# Harrington 555 rods



## "Spanish Fly"

i am just curious as to what do your think the old mint Harrington 555 (8 1/2ft) rods are valued at these? I read the Harringtons are coming back but I just wanted to see what these would be valued at. They are sitting in my closet collecting dust. Note: the hangers in the first picture?


----------



## pg542

SLF, They are worth whatever someone will pay. Some folks, myself included, really like the old classic Harringtons. Years ago, the custom builder had pretty much 2 choices for blanks in this class. Harrington and Fenwick were the major players for these blanks. In this day of graphites. composites,glass blends,etc. , custom builders have a greater selection of manufacturers and they're making good stuff. As good and in some cases better than old school technology. In their day, Harrington was the "the right stuff" and are still a fantastic blank. A few of the folks who shark fish from shore w/kayaks and hi-capacity Penns are taking 552's, 553's (10ft) and cutting them down to a length that suits there purpose. IMO it is a shame to ruin an old classic when modern blanks are available that would serve the purpose better and cheaper. However I do understand their reason for doing it..... I woud say that $125to$150 would be the minimum, provided that they were in good shape. Maximum? If you're wanting to sell them, and they were "cherry", I wouldn't be surprised if the right person came along, maybe $275to $375. Recently I've been in contact with the new owner of Harrington/Harnell and production start up doesn't seem to be a just a dream anymore. All the original equipment has been moved to Oregon and construction of a new facility is underway currently. Will they be the same? Time will tell, but they plan to offer the same product line as what was available in the 2003 catalog. Mrs. Jean Harrington has agreed to stay on with them and this lady knows the product, business,production, and probably where some of the bodies are buried. If anyone can be true to the original, she can, and kudos to Erik Jacobs for this move.This news alone may affect what someone might pay. Do a search on 2cool for posts by EJ Har. I invited him to check us out and he's made a couple of posts sofar. Him and his wife are the new owners. Sorry to ramble so long. Take those classics out and use'm. They deserve it......Jim


----------



## Hughoo222

I used to run a tackle shop in Galveston before islanders tackle opened (I helped Chris open that store too) and we were the largest custom rod maker around at the time. I used to speak to Ms. Harrington all the time and kindly beg her to make more rod blanks as she was always a wee bit behind. Long story short, I have not used my old long rods in years due to the fact that they are old classics and not all that great for casting.....there are much better blanks suited for casting. A Harrington is a parabolic blank, meaning it bends equally down the blank, no tip section or fast action....one big noodle basically. Now there are people who will buy them all day for around $150 as they do have a big place in the surf fishing history. Haul them out to the pier on the beach one night and I am sure the surf rats will be glad to give you an idea of the value...they are constantly buying and selling surf rods. Good luck.


----------



## "Spanish Fly"

pg542 said:


> Recently I've been in contact with the new owner of Harrington/Harnell and .....................

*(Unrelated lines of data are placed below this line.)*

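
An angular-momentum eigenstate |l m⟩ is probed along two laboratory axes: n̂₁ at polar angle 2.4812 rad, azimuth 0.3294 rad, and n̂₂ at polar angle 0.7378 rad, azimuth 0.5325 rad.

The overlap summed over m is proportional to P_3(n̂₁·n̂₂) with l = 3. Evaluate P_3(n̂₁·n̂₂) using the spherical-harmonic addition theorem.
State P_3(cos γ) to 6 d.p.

0.255708

Summing Y*_{l m}(θ₁,φ₁)·Y_{l m}(θ₂,φ₂) over m ∈ [−3, 3]; prefactor 4π/(2·3+1) = 1.795196:
  m=-3: Y*=0.05299 + 0.08042j  Y=-0.00339 - 0.12694j  product 0.01003 - 0.00700j
  m=-2: Y*=-0.24015 - 0.18592j  Y=0.16578 - 0.29933j  product -0.09546 + 0.04106j
  m=-1: Y*=0.39741 + 0.13586j  Y=0.32544 - 0.19178j  product 0.15539 - 0.03200j
  m=+0: Y*=-0.03493 + 0.00000j  Y=-0.07245 + 0.00000j  product 0.00253 + 0.00000j
  m=+1: Y*=-0.39741 + 0.13586j  Y=-0.32544 - 0.19178j  product 0.15539 + 0.03200j
  m=+2: Y*=-0.24015 + 0.18592j  Y=0.16578 + 0.29933j  product -0.09546 - 0.04106j
  m=+3: Y*=-0.05299 + 0.08042j  Y=0.00339 - 0.12694j  product 0.01003 + 0.00700j
Accumulated sum 0.14244 + 0.00000j; after 4π/(2l+1) scaling, 0.25571 + 0.00000j ⇒ P_3 = 0.255708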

yeah i read the past post about that but like i mentioned, i was just curious about these custom classics. maybe a collector, like for old lures and reels had some ideas. i just wanted some feedback on their worth, that's all.


----------



## "Spanish Fly"

yeah i think i just might sell them after all.


----------



## apslp

I would not sell for less than $350 or so.


----------



## "Spanish Fly"

apslp said:


> I would not sell for less than $350 or so.

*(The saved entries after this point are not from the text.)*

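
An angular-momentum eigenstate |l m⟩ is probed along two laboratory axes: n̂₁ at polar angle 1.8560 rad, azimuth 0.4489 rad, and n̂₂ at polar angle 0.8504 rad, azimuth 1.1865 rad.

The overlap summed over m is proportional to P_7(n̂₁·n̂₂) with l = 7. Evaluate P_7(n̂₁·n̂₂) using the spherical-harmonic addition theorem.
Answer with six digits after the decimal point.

Expand P_7 via completeness: Σ_{m} conj(Y_{7,m}) at Ω₁ times Y_{7,m} at Ω₂ —
  term(m=-7) = +0.011054+0.022836i   from Y*(Ω₁)=-0.374671-0.000265i, Y(Ω₂)=-0.029546-0.060929i
  term(m=-6) = +0.025858-0.087679i   from Y*(Ω₁)=+0.370433-0.178114i, Y(Ω₂)=+0.149134-0.164984i
  term(m=-5) = -0.003039+0.001848i   from Y*(Ω₁)=-0.005415+0.006784i, Y(Ω₂)=+0.384790+0.140758i
  term(m=-4) = -0.139037-0.026912i   from Y*(Ω₁)=-0.076920+0.336384i, Y(Ω₂)=+0.013792+0.410175i
  term(m=-3) = +0.004966+0.006642i   from Y*(Ω₁)=-0.028860-0.126623i, Y(Ω₂)=-0.058362+0.025916i
  term(m=-2) = +0.009385-0.097876i   from Y*(Ω₁)=-0.181633-0.227855i, Y(Ω₂)=+0.242578+0.234559i
  term(m=-1) = -0.028258+0.025678i   from Y*(Ω₁)=+0.154484+0.074415i, Y(Ω₂)=-0.083481+0.206431i
  term(m=+0) = +0.076116+0.000000i   from Y*(Ω₁)=+0.272704-0.000000i, Y(Ω₂)=+0.279116+0.000000i
  term(m=+1) = -0.028258-0.025678i   from Y*(Ω₁)=-0.154484+0.074415i, Y(Ω₂)=+0.083481+0.206431i
  term(m=+2) = +0.009385+0.097876i   from Y*(Ω₁)=-0.181633+0.227855i, Y(Ω₂)=+0.242578-0.234559i
  term(m=+3) = +0.004966-0.006642i   from Y*(Ω₁)=+0.028860-0.126623i, Y(Ω₂)=+0.058362+0.025916i
  term(m=+4) = -0.139037+0.026912i   from Y*(Ω₁)=-0.076920-0.336384i, Y(Ω₂)=+0.013792-0.410175i
  term(m=+5) = -0.003039-0.001848i   from Y*(Ω₁)=+0.005415+0.006784i, Y(Ω₂)=-0.384790+0.140758i
  term(m=+6) = +0.025858+0.087679i   from Y*(Ω₁)=+0.370433+0.178114i, Y(Ω₂)=+0.149134+0.164984i
  term(m=+7) = +0.011054-0.022836i   from Y*(Ω₁)=+0.374671-0.000265i, Y(Ω₂)=+0.029546-0.060929i
Σ over m = -0.162025-0.000000i; ×(4π/15) → -0.135738-0.000000i. Real part: -0.135738

-0.135738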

yeah thats what i was thinking.


----------



## d4rdbuilder

Good Luck.......


----------



## fabian31268

ive got a mint harnell ? same size as my 542s but a tad heavier . pg542 what model would you guess this to be . im looking to sell it off i was thinking $200 but ive seen a 552 not sell on ebay bid was over 600

fabian


----------



## captfrankie

*Harrington's*

I've had mine 542's & 552's for close to 30 years. Quality.I've caught sharks up to 9ft surf fishing Padre Island National Seashore.I only get down there 2-3 times a year now.They are always on the front of my truck.


----------



## BIG PAPPA

*WOW*

I have an old 12 foot harrington surf rod that i used for years and the eye's have coroded(wire eyes) and rings fell off that i've been thinking of cutting down a few feet and making an off shore rod out of it. You guys have just sparked a little inspiration into the plan and removed a little lead outta my shoes. thanks.


----------



## pg542

Depending on the blank model, some of the old Harringtons are worth more as is. You may be able to sell it and buy a modern blank (or2or3) that would suit your needs better and wouldn't have to cut down a classic. Is your blank is a 2-pc? All I see listed for 12ft is 2pc. If so, it's possibly a 813 or 913 rated at 20-35#. Rebuilt, it would probably make a good bullred (or whatever) rod. Just some thoughts 'cause once it's cut, it's cut.


----------



## "Spanish Fly"

i think i will let them both go for $650


----------